As a child, I got to experience eastern European food in my quasi-Orthodox Jewish home. Fortunately, this food was reserved for Friday night Sabbath dinners only as it was heavy on carbs.
I luckily stayed thin throughout my adolescence, but put on excess kilos in my 20s, indulgigng my penchant for calorific food.
As obesity dominates Australia with over $130 billion in medical costs for cardiac diseases, strokes, cancer and mental health problems among others, it could be argued people need to curb their cravings for foods such as hamburgers, hot-dogs or hot chips.
A senate inquiry is cureently investigating our obesity epidemic, with Australia spending more than $130 billion on cardiac disease, stroke, cancer and mental health problems, among others.
This obsession with food can be fatal, contributing to social malaise.
British philosopher Bertrand Russell wrote in 1952 in “The Springs of Human Action”: “Undoubtedly, the desire for food has been, and still is, one of the main causes of great political events.”
Our populace needs to heed its increasing obesity while debating a sugar tax and discussing introducing education nutrition.
Floods and drought often wreak havoc with supplies, and poverty can lead to malnutrition and starvation and malnutrition. Without food life cannot be maintained, so Ecclesiastes 9:7 exhorts: “Go, eat your food with gladness…”

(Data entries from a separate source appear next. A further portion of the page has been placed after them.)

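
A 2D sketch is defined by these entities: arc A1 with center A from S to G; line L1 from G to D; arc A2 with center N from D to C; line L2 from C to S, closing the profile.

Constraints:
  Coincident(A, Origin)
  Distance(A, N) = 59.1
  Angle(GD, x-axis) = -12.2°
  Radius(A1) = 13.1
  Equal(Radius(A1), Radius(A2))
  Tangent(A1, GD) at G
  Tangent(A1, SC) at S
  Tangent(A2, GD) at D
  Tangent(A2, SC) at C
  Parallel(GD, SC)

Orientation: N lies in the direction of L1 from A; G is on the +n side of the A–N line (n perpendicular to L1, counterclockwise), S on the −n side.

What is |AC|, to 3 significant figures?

60.5

Tangency of A1 to both parallel lines with radius 13.1 puts G and S at A ± 13.1·n: G = (2.77, 12.8), S = (-2.77, -12.8). Equal radii place D and C the same way about N: D = N + 13.1·n = (60.5, 0.315), C = N − 13.1·n = (55.0, -25.3). Then |AC| = |C − A| = 60.5.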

Battling the bulge after such gladness, at 27 I revolutionised my diet for better health, devouring vegetables and fruit with meats and seafood, danced regularly and vigorously too, and within 18 months I shed 20 kgs without any slimming stratagems or deprivation of delicious desserts with moderation the name of my game.
Previously uninterested in creative cuisine, I embarked on a journey of discovery in the kitchen, realising how scrumptious healthy food could be. After forty years, I haven’t regained those kgs.
Preparing menus from other countries adapted from recipe books, TV shows, friends and my travels gave me entre to the history, people and culinary traditions of many nations.
Good health does not mean jettisoning exotic taste sensation; good food enlivens life, especially when shared with others.
Food should be appreciated not as psychological comfort, a panacea for frustrations but as a means to good health.
Corinthians 11:29 wisely advises: “For anyone who eats and drinks without discerning the body eats and drinks judgement on himself”.